House Finance Advances Downstream Manufacturing Tax Credit


The House Finance Committee advanced a bill that provides a tax credit for downstream natural gas manufacturing facilities that create a certain amount of new jobs and investment

House Bill 4019, called the Downstream Natural Gas Manufacturing Investment Tax Credit Act of 2020, sets standards for this proposed tax credit.

The credit would be used against a portion of the personal income tax or corporate net income tax as a result of new or expanded downstream natural gas manufacturing, provided that it results in new jobs.

The company would have to create at least five new jobs to claim a 10% credit and up to 150 new jobs to claim 20%. These would have to be full-time permanent jobs.

Delegates asked about a provision under the bill that would allow companies to get an additional percentage for construction jobs to be allowed in the calculation to go into the tax credit.
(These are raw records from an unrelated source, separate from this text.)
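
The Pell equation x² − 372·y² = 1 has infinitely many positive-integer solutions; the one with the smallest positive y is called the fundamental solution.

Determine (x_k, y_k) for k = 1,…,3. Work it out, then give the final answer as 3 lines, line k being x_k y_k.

12151 630
295293601 15310260
7176225079351 372069937890

d=372: √d = [19; 3,2,12,2,3,38] (ℓ=6, even), read p_5/q_5
a_0=19:  p_0=19·1+0=19,  q_0=19·0+1=1
a_1=3:  p_1=3·19+1=58,  q_1=3·1+0=3
a_2=2:  p_2=2·58+19=135,  q_2=2·3+1=7
…
a_4=2:  p_4=2·1678+135=3491,  q_4=2·87+7=181
a_5=3:  p_5=3·3491+1678=12151,  q_5=3·181+87=630
(x₁, y₁) = (12151, 630);  12151² − 372·630² = 1 ✓
k=2:  x_2 = 12151·12151+372·630·630 = 295293601,  y_2 = 12151·630+630·12151 = 15310260
k=3:  x_3 = 12151·295293601+372·630·15310260 = 7176225079351,  y_3 = 12151·15310260+630·295293601 = 372069937890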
Counsel for the committee explained that the company has to meet certain qualifications, such as having more than 50 construction workers, to get the additional 5% credit.

Companies can claim the credit once they are in operation, and for up to 10 years but may carry unused credits forward for an additional 10 years.

The effective date of qualified investments would be after July 1, 2020.

The Finance Committee also advanced House Bill 4558, which would create a new personal income tax credit for volunteer firefighters. The committee substitute changed the amount of credits per year from $5,000 to $1,000, $2,000 for a married couple, and made the credit nonrefundable.

The credit would be allowed for volunteer firefighters after December 31, 2022.

Another bill that advanced out of committee Wednesday was House Bill 4409, which transfers the remaining funds out of the Volunteer Fire Department Workers’ Compensation Premium Subsidy Fund to the Fire Service Equipment and Training Fund, and the State Auditor’s Chief Inspector’s Fund to defray costs incurred from audits.

Counsel explained that funds come from insurance premiums taxes and for the past seven years, money was diverted from the Fire Protection Fund into a subsidy fund, which is ending June 30.

All three bills now head to the full House for consideration.